Let’s say your max in the lift you’re drop setting is 150 pounds, and you start out with 125 pounds ? 80 percent of your max. You go to failure, then drop the weight by 30 pounds. You’re now using 95 pounds, or 63 percent of your max. If you go to failure again, and drop by another 30 pounds, you’re now at 65 pounds, or 43 percent of your max.
So, even though you just worked your ass off, you were using an insufficient load for two-thirds of the set. The external load wasn’t heavy enough to maximize motor-unit recruitment, and the fast-twitch fibers ? those that are the most primed for growth ? were shot after you went to failure with 80 percent of your max. After that, you were relying mostly on intermediate and slow-twitch fibers.

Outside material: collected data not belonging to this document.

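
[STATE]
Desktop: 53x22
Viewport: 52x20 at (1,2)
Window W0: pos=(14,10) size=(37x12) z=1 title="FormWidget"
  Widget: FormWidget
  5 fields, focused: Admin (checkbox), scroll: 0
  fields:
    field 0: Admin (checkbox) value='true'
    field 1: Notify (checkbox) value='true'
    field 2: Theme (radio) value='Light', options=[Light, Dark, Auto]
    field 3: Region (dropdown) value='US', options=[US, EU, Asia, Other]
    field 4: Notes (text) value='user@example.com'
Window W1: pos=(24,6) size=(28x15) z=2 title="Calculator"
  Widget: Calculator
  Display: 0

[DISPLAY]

                                                    
                                                    
                                                    
                                                    
                       ┏━━━━━━━━━━━━━━━━━━━━━━━━━━┓ 
                       ┃ Calculator               ┃ 
                       ┠──────────────────────────┨ 
                       ┃                         0┃ 
             ┏━━━━━━━━━┃┌───┬───┬───┬───┐         ┃ 
             ┃ FormWidg┃│ 7 │ 8 │ 9 │ ÷ │         ┃ 
             ┠─────────┃├───┼───┼───┼───┤         ┃ 
             ┃> Admin: ┃│ 4 │ 5 │ 6 │ × │         ┃ 
             ┃  Notify:┃├───┼───┼───┼───┤         ┃ 
             ┃  Theme: ┃│ 1 │ 2 │ 3 │ - │         ┃ 
             ┃  Region:┃├───┼───┼───┼───┤         ┃ 
             ┃  Notes: ┃│ 0 │ . │ = │ + │         ┃ 
             ┃         ┃├───┼───┼───┼───┤         ┃ 
             ┃         ┃│ C │ MC│ MR│ M+│         ┃ 
             ┃         ┗━━━━━━━━━━━━━━━━━━━━━━━━━━┛ 
             ┗━━━━━━━━━━━━━━━━━━━━━━━━━━━━━━━━━━━┛  


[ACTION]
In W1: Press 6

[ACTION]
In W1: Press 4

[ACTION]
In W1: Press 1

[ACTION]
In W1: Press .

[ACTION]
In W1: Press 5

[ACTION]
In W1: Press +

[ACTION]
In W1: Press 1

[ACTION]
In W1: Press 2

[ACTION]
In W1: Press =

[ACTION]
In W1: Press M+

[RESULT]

                                                    
                                                    
                                                    
                                                    
                       ┏━━━━━━━━━━━━━━━━━━━━━━━━━━┓ 
                       ┃ Calculator               ┃ 
                       ┠──────────────────────────┨ 
                       ┃                     653.5┃ 
             ┏━━━━━━━━━┃┌───┬───┬───┬───┐         ┃ 
             ┃ FormWidg┃│ 7 │ 8 │ 9 │ ÷ │         ┃ 
             ┠─────────┃├───┼───┼───┼───┤         ┃ 
             ┃> Admin: ┃│ 4 │ 5 │ 6 │ × │         ┃ 
             ┃  Notify:┃├───┼───┼───┼───┤         ┃ 
             ┃  Theme: ┃│ 1 │ 2 │ 3 │ - │         ┃ 
             ┃  Region:┃├───┼───┼───┼───┤         ┃ 
             ┃  Notes: ┃│ 0 │ . │ = │ + │         ┃ 
             ┃         ┃├───┼───┼───┼───┤         ┃ 
             ┃         ┃│ C │ MC│ MR│ M+│         ┃ 
             ┃         ┗━━━━━━━━━━━━━━━━━━━━━━━━━━┛ 
             ┗━━━━━━━━━━━━━━━━━━━━━━━━━━━━━━━━━━━┛  


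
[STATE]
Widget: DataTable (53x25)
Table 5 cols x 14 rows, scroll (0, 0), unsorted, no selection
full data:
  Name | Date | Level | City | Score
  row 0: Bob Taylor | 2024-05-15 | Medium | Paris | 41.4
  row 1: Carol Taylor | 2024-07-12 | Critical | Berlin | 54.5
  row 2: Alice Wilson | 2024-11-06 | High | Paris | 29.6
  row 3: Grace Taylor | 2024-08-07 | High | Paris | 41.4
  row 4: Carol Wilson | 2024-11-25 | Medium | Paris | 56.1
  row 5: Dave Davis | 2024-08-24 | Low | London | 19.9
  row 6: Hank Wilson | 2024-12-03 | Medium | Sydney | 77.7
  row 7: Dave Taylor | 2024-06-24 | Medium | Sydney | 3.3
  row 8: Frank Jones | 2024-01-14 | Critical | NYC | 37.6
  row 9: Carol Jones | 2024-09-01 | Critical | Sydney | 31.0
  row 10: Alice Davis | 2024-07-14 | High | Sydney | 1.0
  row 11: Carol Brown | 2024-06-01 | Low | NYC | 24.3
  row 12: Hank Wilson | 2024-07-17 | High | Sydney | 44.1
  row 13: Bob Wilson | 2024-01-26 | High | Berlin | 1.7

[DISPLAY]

Name        │Date      │Level   │City  │Score        
────────────┼──────────┼────────┼──────┼─────        
Bob Taylor  │2024-05-15│Medium  │Paris │41.4         
Carol Taylor│2024-07-12│Critical│Berlin│54.5         
Alice Wilson│2024-11-06│High    │Paris │29.6         
Grace Taylor│2024-08-07│High    │Paris │41.4         
Carol Wilson│2024-11-25│Medium  │Paris │56.1         
Dave Davis  │2024-08-24│Low     │London│19.9         
Hank Wilson │2024-12-03│Medium  │Sydney│77.7         
Dave Taylor │2024-06-24│Medium  │Sydney│3.3          
Frank Jones │2024-01-14│Critical│NYC   │37.6         
Carol Jones │2024-09-01│Critical│Sydney│31.0         
Alice Davis │2024-07-14│High    │Sydney│1.0          
Carol Brown │2024-06-01│Low     │NYC   │24.3         
Hank Wilson │2024-07-17│High    │Sydney│44.1         
Bob Wilson  │2024-01-26│High    │Berlin│1.7          
                                                     
                                                     
                                                     
                                                     
                                                     
                                                     
                                                     
                                                     
                                                     


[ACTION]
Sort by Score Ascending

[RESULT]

Name        │Date      │Level   │City  │Scor▲        
────────────┼──────────┼────────┼──────┼─────        
Alice Davis │2024-07-14│High    │Sydney│1.0          
Bob Wilson  │2024-01-26│High    │Berlin│1.7          
Dave Taylor │2024-06-24│Medium  │Sydney│3.3          
Dave Davis  │2024-08-24│Low     │London│19.9         
Carol Brown │2024-06-01│Low     │NYC   │24.3         
Alice Wilson│2024-11-06│High    │Paris │29.6         
Carol Jones │2024-09-01│Critical│Sydney│31.0         
Frank Jones │2024-01-14│Critical│NYC   │37.6         
Bob Taylor  │2024-05-15│Medium  │Paris │41.4         
Grace Taylor│2024-08-07│High    │Paris │41.4         
Hank Wilson │2024-07-17│High    │Sydney│44.1         
Carol Taylor│2024-07-12│Critical│Berlin│54.5         
Carol Wilson│2024-11-25│Medium  │Paris │56.1         
Hank Wilson │2024-12-03│Medium  │Sydney│77.7         
                                                     
                                                     
                                                     
                                                     
                                                     
                                                     
                                                     
                                                     
                                                     


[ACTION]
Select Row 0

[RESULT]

Name        │Date      │Level   │City  │Scor▲        
────────────┼──────────┼────────┼──────┼─────        
>lice Davis │2024-07-14│High    │Sydney│1.0          
Bob Wilson  │2024-01-26│High    │Berlin│1.7          
Dave Taylor │2024-06-24│Medium  │Sydney│3.3          
Dave Davis  │2024-08-24│Low     │London│19.9         
Carol Brown │2024-06-01│Low     │NYC   │24.3         
Alice Wilson│2024-11-06│High    │Paris │29.6         
Carol Jones │2024-09-01│Critical│Sydney│31.0         
Frank Jones │2024-01-14│Critical│NYC   │37.6         
Bob Taylor  │2024-05-15│Medium  │Paris │41.4         
Grace Taylor│2024-08-07│High    │Paris │41.4         
Hank Wilson │2024-07-17│High    │Sydney│44.1         
Carol Taylor│2024-07-12│Critical│Berlin│54.5         
Carol Wilson│2024-11-25│Medium  │Paris │56.1         
Hank Wilson │2024-12-03│Medium  │Sydney│77.7         
                                                     
                                                     
                                                     
                                                     
                                                     
                                                     
                                                     
                                                     
                                                     


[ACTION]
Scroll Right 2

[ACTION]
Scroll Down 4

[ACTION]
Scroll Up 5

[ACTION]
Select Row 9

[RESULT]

Name        │Date      │Level   │City  │Scor▲        
────────────┼──────────┼────────┼──────┼─────        
Alice Davis │2024-07-14│High    │Sydney│1.0          
Bob Wilson  │2024-01-26│High    │Berlin│1.7          
Dave Taylor │2024-06-24│Medium  │Sydney│3.3          
Dave Davis  │2024-08-24│Low     │London│19.9         
Carol Brown │2024-06-01│Low     │NYC   │24.3         
Alice Wilson│2024-11-06│High    │Paris │29.6         
Carol Jones │2024-09-01│Critical│Sydney│31.0         
Frank Jones │2024-01-14│Critical│NYC   │37.6         
Bob Taylor  │2024-05-15│Medium  │Paris │41.4         
>race Taylor│2024-08-07│High    │Paris │41.4         
Hank Wilson │2024-07-17│High    │Sydney│44.1         
Carol Taylor│2024-07-12│Critical│Berlin│54.5         
Carol Wilson│2024-11-25│Medium  │Paris │56.1         
Hank Wilson │2024-12-03│Medium  │Sydney│77.7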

The increase in acidity within your muscles will lead to an increase in growth hormone and IGF-1 levels, which is certainly a benefit. But I don’t think that it comes close to compensating for the decrease in loading.
What’s the alternative? Instead of traditional drop sets, I recommend extended sets, in which you continue to work even after you’ve hit momentary muscular failure. They work well as long as you use a load heavy enough to maximize motor-unit recruitment.
Rest/Pause: Do your regular set. When you’ve completed your reps (close to failure), rest for 10 to 12 seconds. Then, with the same weight, get as many additional reps as you can.
Short drops: This is just like a traditional drop set, except you start with a relatively heavy load, and make small drops. You should never go below 70 percent of your max during the set. So you might start with 90 percent, perform three reps, drop down to 80 percent, perform a few more, then finally drop down to 70 percent and do as many reps as you can.
Mechanical drop sets: In a mechanical drop set (which I explained in much more detail here), you still focus on performing more reps once you hit failure. But instead of reducing the weight, you make a small change to the execution of the movement that allows you to get more reps with the original weight. You can change your grip, stance, or angle of movement ? whatever makes the exercise slightly easier without changing it to a completely different exercise.
If you’re ever in doubt, just remember this: The more fibers you recruit and exhaust, the more growth you get.